Our arch-critic, LondonLad, who has been posting comments on our Shell Blog for many years under his current or former alias, mostly highly critical of our articles, has stated: “I genuinely salute the Donovan’s for inserting comments on the Blog from the likes of myself.” Unlike Royal Dutch Shell, we are receptive to criticism. Sometimes it is justified.
By John Donovan
Our arch-critic, LondonLad, a retired senior Shell executive who has been posting comments on our Shell Blog for many years under his current or former alias, mostly highly critical of our articles, has stated: “I genuinely salute the Donovan’s for inserting comments on the Blog from the likes of myself.” Unlike Royal Dutch Shell, we are receptive to criticism. Sometimes it is justified.
We have published every comment Musaint/LondonLad has supplied for posting. We also gave him access as a guest author so that he could post articles directly onto the site without our involvement. He has never taken up the facility, probably because he prefers to spend time on more worthwhile pursuits, such as being a fanatical supporter of Manchester United.
Royal Dutch Shell did once set up an uncensored Shell Blog called “Tell Shell” but unlike us, found it impossible to stomach criticism. First Shell lawyers started to secretly censor postings they did not like – whole postings vanished overnight – then when this nefarious activity was exposed, suspended the facility indefinitely. That was years ago.
Shell has always been in control of the Wikipedia articles about the company. Within minutes of me making my first contribution, authoring a Shell related article, I was contacted by a Wikipedia administrator who tried to have my work deleted. A whistleblower advised me that the administrator in question was a former Shell CEO. Although everything I posted on Wikipedia over a number of years was within editing guidelines (impartial, supported by verifiable independent evidence), it was all censored or removed completely. I stopped adding information because it was a complete waste of time.
Shell staff were also caught editing Shell Wikipedia pages from Shell premises.
And Shell lawyers are still plotting behind the scenes in their quest to close down this website. We know this for a fact.
Eight Royal Dutch Shell companies did once collectively obtain several High Court injunctions in respect of postings on this website under the name of Dr John Huong. Dr Huong may have also made postings on our Shell Blog from time to time under an alias. Musaint referred to the person responsible for the contentious postings as the “Twaddle Master”. A description used by LondonLad in one of his recent postings, several years after it was last used by Musaint.

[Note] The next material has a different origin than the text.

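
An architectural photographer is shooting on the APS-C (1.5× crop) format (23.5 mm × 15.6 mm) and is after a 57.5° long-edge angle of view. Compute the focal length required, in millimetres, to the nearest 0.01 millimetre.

From α = 2·arctan(w/2f) we get f = w / (2·tan(α/2)).
With w = 23.5 mm and α/2 = 28.75°, tan(α/2) ≈ 0.54862, so f ≈ 23.5 / 1.09724 ≈ 21.4174 mm.

21.42 mm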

Greenpeace proved to be correct in its campaigning about Shell’s shambolic drilling plans in the Arctic, which Shell tried so hard to silence, including obtaining more injunctions. Shell senior management turned out to be spectacularly wrong. David Lawrence was sacked and Voser decided to take early retirement. He decided to get out of the kitchen.
I fail to understand how Shell’s long-standing policy of silencing criticism by covert activity, or through the courts, is compatible with its claimed core business principle of transparency?